We used approximately 350 slides from an undergraduate course on principles of software engineering as a testbed. Taking those slides as input, our tool initially produced 113, after some input cleaning 94 unique open-ended questions. We then manually evaluated these questions concerning wording and relevance, each rated on a scale running from 1 (worst) to 5 (best). While some of the produced questions were unclear due to lengthy phrasing, possibly caused by the input text's structure (e.g., lists, keywords, incomplete sentences), the majority was judged valid and usable for student training purposes.

In comparison, feeding the same 350 slides to ChatGPT, only 12 open ended questions were initially produced. While at first glance, these 12 questions appeared well-crafted and thoughtful, a deeper analysis revealed several issues. For instance, half of the them could not be answered based on the content. Although the individual terms that were used in the questions were present in the material, the questions were framed in such a way that answering them was impossible.

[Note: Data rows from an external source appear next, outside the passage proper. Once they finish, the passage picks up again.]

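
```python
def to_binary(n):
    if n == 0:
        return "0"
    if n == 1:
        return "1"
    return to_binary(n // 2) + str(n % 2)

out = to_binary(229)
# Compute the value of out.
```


to_binary(229)
= to_binary(114) + "1"
= to_binary(57) + "0" + "1"
= to_binary(28) + "1" + "0" + "1"
= to_binary(14) + "0" + "1" + "0" + "1"
= to_binary(7) + "0" + "0" + "1" + "0" + "1"
= to_binary(3) + "1" + "0" + "0" + "1" + "0" + "1"
= to_binary(1) + "1" + "1" + "0" + "0" + "1" + "0" + "1"
= "1" + "1" + "1" + "0" + "0" + "1" + "0" + "1"
= "11100101"


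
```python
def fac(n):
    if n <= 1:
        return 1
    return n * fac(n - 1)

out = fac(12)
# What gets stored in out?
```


fac(12)
= 12 * fac(11)
= 12 * 11 * fac(10)
= 12 * 11 * 10 * fac(9)
= 12 * 11 * 10 * 9 * fac(8)
= 12 * 11 * 10 * 9 * 8 * fac(7)
= 12 * 11 * 10 * 9 * 8 * 7 * fac(6)
= 12 * 11 * 10 * 9 * 8 * 7 * 6 * fac(5)
= 12 * 11 * 10 * 9 * 8 * 7 * 6 * 5 * fac(4)
= 12 * 11 * 10 * 9 * 8 * 7 * 6 * 5 * 4 * fac(3)
= 12 * 11 * 10 * 9 * 8 * 7 * 6 * 5 * 4 * 3 * fac(2)
= 12 * 11 * 10 * 9 * 8 * 7 * 6 * 5 * 4 * 3 * 2 * fac(1)
= 12 * 11 * 10 * 9 * 8 * 7 * 6 * 5 * 4 * 3 * 2 * 1
= 479001600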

Automatic question generation is a dynamic and active research area in the field of NLP, particularly when it comes to the use of large language models such as ChatGPT. Our results show, however, that smaller NLP-based solutions may produce similar, and with some pre-processing, potentially even better and more controllable results.

Keywords: Learning Technology, Large Language Models, Natural Language Processing, Tool Comparison.